あたしは山のふもとに住む村の一人で、旦那と子供と義両親と暮らしていた。
旦那と一緒に畑を耕し作物を育てていた。
あまり肥えた土地ではなかったので家族が暮らしていくぐらいの量しか取れなかったが、家族が暮らしていくにはどうにか暮らしていけていた。
農閑期には山の上にあるお城へ手伝いに行って駄賃をもらって生活費の足しにしていた。
手伝いというのは何か祝い事やお城に人がたくさん集まるときの炊き出しの手伝いとか裏方の仕事で、今日は何か重大な祝い事があるというのであたしもお城へ手伝いに行った。

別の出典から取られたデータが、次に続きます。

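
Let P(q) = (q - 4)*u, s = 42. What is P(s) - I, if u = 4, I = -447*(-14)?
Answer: -6106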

ちらとお城のえらい方たちを見ることができたけど、皆とても楽しそうだった。
見ているあたしもなんとなく嬉しくなってはりきってご馳走を作る手伝いをした。
こういう時はお駄賃も結構いただけるし、あたしたちの暮らしを守る人たちが楽しそうにしているのは下っ端のあたしたちもなんとなく嬉しくなる。
あの瞬間は皆が幸せだった。

宴会の途中で大きな地震が起こり、城は大きな揺れのあと山津波に巻き込まれた。
城の中にいたあたしたちも逃げる時間などなく城の崩壊に巻き込まれた。
山津波は山の上の城だけではなくふもとの村も巻き込んで一瞬のうちにすべてを飲み込んだ。
城の中にいたあたしもふもとの村にいた家族もほぼ同時に泥の中に引きずり込まれた。
城も村もすべて流されて、生き残ったのは村にいなかった人だけだった。
本当に城や村があったのかと思うほど何もかも飲み込まれて流されてしまった。

そしてすべてが流された後、この地に城が再建されることはなく人々の記憶の中からも城もあたしたちの存在も、静かに消えていった。